I will start out by saying the truth; I don’t generally like curb trip cases. Curbs are a necessary part of roadway and sidewalk design and we have all been negotiating them since we were children. The sloped alternative would be worse from a drainage and car safety perspective. Trips over permanent feature cases are referred to as “static defect” cases in Georgia. Static because they stay put and defect is clear enough.
When it comes to the law, they are very tough cases to recover on unless the landlord maintains a “stupid condition.” Solid and legitimate static defect trip and fall cases must satisfy the “WWTT” test. That stands for What Were they Thinking. Basic curbs, even when they are not painted yellow just do not satisfy that test.
Lets discuss what happened in the case of McLemore v. Genuine Parts Co.,
313 Ga. App. 641 (2012) as it is a good example of the basics of the law in these types of cases. As with all premises liability cases, the basis is the landowner knows their land and buildings better than the visitor. This is referred to as “superior knowledge.” If the visitor knows of the defect too, they usually cannot take their case to a jury. In this case, the curb was unnaturally high.
The appellate court gives a good explanation of the logic; “As we noted in Wright v. JDN Structured Finance, [o]ccupiers of premises whereon the public is invited to come are not required to keep their parking lots and other such areas free from irregularities and trifling defects. One coming upon such premises is not entitled to an absolutely smooth or level way of travel… in everyday life, persons are required to negotiate floors, steps[,] and doorways. Even if the curbed sidewalk was hazardous, the condition was open and obvious, and thus, in the exercise of ordinary care, [Evelyn] could have avoided it. There is no duty to warn of the obvious.”

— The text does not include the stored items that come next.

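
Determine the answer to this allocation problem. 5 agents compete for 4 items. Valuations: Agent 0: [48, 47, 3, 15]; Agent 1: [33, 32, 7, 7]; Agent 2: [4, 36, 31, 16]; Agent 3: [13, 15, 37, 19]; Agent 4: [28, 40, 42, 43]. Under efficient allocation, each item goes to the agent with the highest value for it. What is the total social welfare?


Step 1: For each item, find the maximum value among all agents.
Step 2: Item 0 -> Agent 0 (value 48)
Step 3: Item 1 -> Agent 0 (value 47)
Step 4: Item 2 -> Agent 4 (value 42)
Step 5: Item 3 -> Agent 4 (value 43)
Step 6: Total welfare = 48 + 47 + 42 + 43 = 180

180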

Note the court’s use of the word “trifling”, a delightfully effective term in this context. Trifling defects are complained of by trifling people. It’s the court’s way of saying, a curb does not pass the WWTT test.
Another interesting aspect of this appellate case is the discussion of the “distraction theory.” In short, this argument is used to get around summary judgment on the issue of whether an alleged hazard is open and obvious. The distraction theory can apply where the fallen is distracted by a condition that the defendant caused or should have expected. Wavy fan man at a car dealership. Blue light special lights rotating, etc.
In the instant case, the court said even if there is the distraction of lots of people, there is still plenty of opportunity to see the alleged hazard. Watch your step, look where you are going and use due care. Trip and fall cases are tough to win so remember our test. If you cannot say WWTT, then it is probably a long shot case.